Please write up your answer here.

:::

###### Plot the null distribution. {-}

::: {.answer}

```{r}
# IF CONDUCTING A SIMULATION...
set.seed(1)
# Add code here to simulate the null distribution.
```

```{r}
# Add code here to plot the null distribution.
```

:::

###### Calculate the P-value. {-}

::: {.answer}

```{r}
# Add code here to calculate the P-value.
```

:::

###### Interpret the P-value as a probability given the null. {-}

::: {.answer}

Please write up your answer here.

:::


##### Conclusion {-}

###### State the statistical conclusion. {-}

::: {.answer}

Please write up your answer here.

:::

###### State (but do not overstate) a contextually meaningful conclusion. {-}

::: {.answer}

Please write up your answer here.

:::

###### Express reservations or uncertainty about the generalizability of the conclusion. {-}

::: {.answer}

Please write up your answer here.

:::

###### Identify the possibility of either a Type I or Type II error and state what making such an error means in the context of the hypotheses. {-}

::: {.answer}

Please write up your answer here.

:::

##### Confidence interval {-}

###### Check the relevant conditions to ensure that model assumptions are met. {-}

::: {.answer}

Please write up your answer here. (Some conditions may require R code as well.)

:::

###### Calculate and graph the confidence interval. {-}

::: {.answer}

```{r}
# Add code here to calculate the confidence interval.
```

```{r}
# Add code here to graph the confidence interval.
```

:::

###### State (but do not overstate) a contextually meaningful interpretation. {-}

::: {.answer}

Please write up your answer here.

:::

###### If running a two-sided test, explain how the confidence interval reinforces the conclusion of the hypothesis test. [Not always applicable.] {-}

::: {.answer}

Please write up your answer here.

:::

###### When comparing two groups, comment on the effect size and the practical significance of the result. [Not always applicable.] {-}

::: {.answer}

Please write up your answer here.

:::


## Conclusion

Paired data occurs whenever we have two numerical measurements that are related to each other, whether because they come from the same observational units or from closely related ones. When our data is structured as pairs of measurements in this way, we can subtract the two columns and obtain a difference. That difference variable is the object of our study, and now that it is represented as a single numerical variable, we can apply the one-sample t test from the last chapter.

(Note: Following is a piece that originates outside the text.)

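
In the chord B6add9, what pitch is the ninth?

Root of B6add9 = B. The 9th is a major 9th: B up a major 9th → C#.

C#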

### Preparing and submitting your assignment

1. From the "Run" menu, select "Restart R and Run All Chunks".
2. Deal with any code errors that crop up. Repeat steps 1–-2 until there are no more code errors.
3. Spell check your document by clicking the icon with "ABC" and a check mark.
4. Hit the "Preview" button one last time to generate the final draft of the `.nb.html` file.
5. Proofread the HTML file carefully. If there are errors, go back and fix them, then repeat steps 1--5 again.

If you have completed this chapter as part of a statistics course, follow the directions you receive from your professor to submit your assignment.